C’est bien connu, l’exercice physique c’est bon pour la santé. Et même dans le cas d’un cancer du sein, nous assure le professeur de cancérologie au CHU de Lyon Gilles Freyer, interviewé à l’occasion du Congrès de San Antonio (Texas, Etats-Unis) sur le cancer du sein qui s'est tenu au mois de décembre.
"On a une certitude, l’exercice physique adapté, doux, prolongé, de trois heures par semaine comme la marche rapide ou la piscine, diminue dans la population générale les accidents cardiovasculaires. Or nous savons qu’après une chimiothérapie adjuvante pour un cancer du sein, il y a une augmentation des facteurs de risques cardiovasculaires. C’est donc tout à fait conseillé dans ce cadre avec l’accord du cardiologue qui s’est occupé de la patiente", certifie le médecin.
Mais si les bienfaits du sport sur les maladies cardiovasculaires sont prouvés par la science depuis longtemps, peut-on vraiment attendre un effet spécifique de l’exercice physique sur la tumeur résiduelle dans le cas d’un cancer du sein ? "Il y a des preuves biologiques, des réductions de marqueurs de l’inflammation, plein de choses qui suggèrent que l’exercice physique auraient un effet anti-cancéreux", assure Gilles Freyer.
Des données biaisées
Toutefois, "ici à San Antonio, des études ont regardé d’autre critères comme l’amélioration de la capacité respiratoire par exemple, parce que ça se mesure vite, alors que les chances de guérison, le risque de récidive, se mesurent sur cinq ans, dix ans… ", nuance-t-il. Et d’admettre : "Toutes les données que nous avons là-dessus sont biaisées. Les femmes qui ont été opérées après chimio et qui font des exercices réguliers rechutent moins mais le biais c’est que les femmes qui font de l’exercice physique sont celles qui vont mieux. Il y a donc là un facteur de confusion".
Quoi qu’il en soit, le spécialiste prescrit toujours du sport à ses patientes, en leur disant : "je le prescris car c’est bon pour votre santé c’est certain et peut-être que vous aurez ce petit plus là". Quant à recommander à une femme épuisée par les effets secondaires de son traitement de faire de l’exercice, "un des facteurs de l’épuisement après le traitement c’est le repos", explique Gilles Freyer. "C’est le déconditionnement à l’effort. On s’est trop reposé parce qu’on est fatigué par les traitements etc, les muscles ont tendance à fondre, on perd trop vite l’habitude de l’effort (…) plus on se repose plus on est fatigué.
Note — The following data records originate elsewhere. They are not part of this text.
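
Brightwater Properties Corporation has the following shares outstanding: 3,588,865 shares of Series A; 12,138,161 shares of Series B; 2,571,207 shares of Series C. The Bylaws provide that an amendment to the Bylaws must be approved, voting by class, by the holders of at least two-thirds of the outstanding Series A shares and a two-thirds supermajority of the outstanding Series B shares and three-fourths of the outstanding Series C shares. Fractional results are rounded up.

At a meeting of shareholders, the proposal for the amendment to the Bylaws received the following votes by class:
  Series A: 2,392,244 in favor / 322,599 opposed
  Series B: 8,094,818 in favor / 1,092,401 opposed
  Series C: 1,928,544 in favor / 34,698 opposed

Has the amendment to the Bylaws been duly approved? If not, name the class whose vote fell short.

Not approved — the Series A shares did not give the required vote.

Series A: 2/3 of 3588865 = 2392576.67, rounded up to 2392577; 2,392,577 required, 2,392,244 in favor — not approved.
Series B: 2/3 of 12138161 = 8092107.33, rounded up to 8092108; 8,092,108 required, 8,094,818 in favor — approved.
Series C: 3/4 of 2571207 = 1928405.25, rounded up to 1928406; 1,928,406 required, 1,928,544 in favor — approved.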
Le déconditionnement à l’effort ne se traite pas par le repos mais par l’activité, une activité progressive pour atteindre si possible trois heures par semaine", développe-t-il
Par ailleurs, "les personnes à risques sont les sédentaires, déjà en surpoids, qui ont probablement déjà des problèmes cardiovasculaires", rappelle-t-il. Toutefois, "fondamentalement, les personnes qui n’ont pas la culture de l’exercice physique vont avoir beaucoup de mal à s’y mettre (...) Il est difficile de s’assurer de l’observance, c’est à dire que ce que l’on ait dit se fasse réellement", admet-il.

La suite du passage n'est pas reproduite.